The consequences of nonstandard work hours (6 p.m. to 6 a.m. Monday through Friday and anytime on weekends), such as child care and transportation problems, marital conflict, family instability, and health stresses, lie heavily on low-income families, Maria Enchautegui explains in "Nonstandard Work Schedules and the Well-Being of Low-Income Families."

And while nonstandard-schedule workers share some of the same challenges with daytime low-wage employees -- including working on employer-controlled schedules, limited paid time off, and unpredictable hours -- they confront special difficulties carving out time for family, keeping to household routines, and helping children with schoolwork.

Nonstandard-schedule workers, for instance, generally spend less time with children and family than standard-schedule workers. Low-income men with nonstandard schedules spend 27 minutes less per day with their school-age children than comparable men with standard schedules, the largest relative difference.

Trends, Patterns, and Forecasts
Between 2010 and 2011, 15 percent of full-time workers (17 million men and women) racked up more than half their hours outside the 6:00 a.m. to 6:00 p.m. time band or on weekends. The typical worker spends 14 percent of his or her working time during nonstandard hours. For most workers with nonstandard schedules, these jobs are their only jobs (85 percent) and full-time jobs (76 percent).

The leading occupations with nonstandard schedules attest to the low wages of these jobs: security guards and gaming surveillance officers (56 percent of whom have nonstandard schedules, with median full-time weekly earnings of $519 in 2011); waiters and waitresses (53 percent, $407); laborers and freight, stock, and material movers (48 percent, $509); nursing, psychiatric, and home health aides (44 percent, $453); stock clerks and order fillers (44 percent, $492); janitors and building cleaners (40 percent, $489); registered nurses (36 percent, $1,039); cooks (35 percent, $390); cashiers (35 percent, $383); and personal care aides (34 percent, $412).

Bureau of Labor Statistics projections place all these occupations, except cooks and stock clerks, among the top 30 for job growth by 2020. Registered nurses, home health aides, and personal care aides are among the top four with the largest projected employment growth.

The industries with the highest share of nonstandard-schedule workers are also associated with low wages. Hotels and restaurants are at the top with 42 percent of all workers having nonstandard hours.

Among low-income workers, Asians are the most likely to work nonstandard schedules. But overall, black workers, those without a college education, women, and the foreign-born are more likely to work nonstandard than standard schedules. As their incomes rise, Asians tend to move out of nonstandard-schedule jobs, but this is not the case for black workers.
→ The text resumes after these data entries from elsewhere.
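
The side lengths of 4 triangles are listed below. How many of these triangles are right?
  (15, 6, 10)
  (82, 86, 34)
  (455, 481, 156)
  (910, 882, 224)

2

(15,6,10): 6²+10² = 136 < 225 = 15² → obtuse
(82,86,34): 34²+82² = 7880 > 7396 = 86² → acute
(455,481,156): 156²+455² = 231361 = 481² → right
(910,882,224): 224²+882² = 828100 = 910² → right
2 of the 4 are right.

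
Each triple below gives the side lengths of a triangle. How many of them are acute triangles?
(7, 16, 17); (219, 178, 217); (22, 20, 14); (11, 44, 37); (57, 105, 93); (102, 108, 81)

(7,16,17): 7²+16² = 305 > 289 = 17² → acute
(219,178,217): 178²+217² = 78773 > 47961 = 219² → acute
(22,20,14): 14²+20² = 596 > 484 = 22² → acute
(11,44,37): 11²+37² = 1490 < 1936 = 44² → obtuse
(57,105,93): 57²+93² = 11898 > 11025 = 105² → acute
(102,108,81): 81²+102² = 16965 > 11664 = 108² → acute
5 of the 6 are acute.

5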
Lower-income women in households with preschool-age children are 17 to 30 percent more likely than other women to work nonstandard schedules, due, at least in part, to child care's high cost. The presence of other women in the home, who can serve as caregivers and household support, increases the chances of working nonstandard schedules 12 to 42 percent.

"One implication of this study for low-income working families is that work support strategies can work better if they take into consideration family and economic contexts, such as the amount and location of nonstandard work in the local economy," said Enchautegui. "For example, in tourism-dependent areas government can promote the creation of child care centers and expansion of transportation choices in tourist zones or in other areas with a high share of workers in the leisure and accommodation industries."

"Nonstandard Work Schedules and the Well-Being of Low-Income Families" is part of the Urban Institute's Low-Income Working Families Project, which focuses on the private- and public-sector contexts for families' success or failure. The Low-Income Working Families Project is supported by the Annie E. Casey Foundation.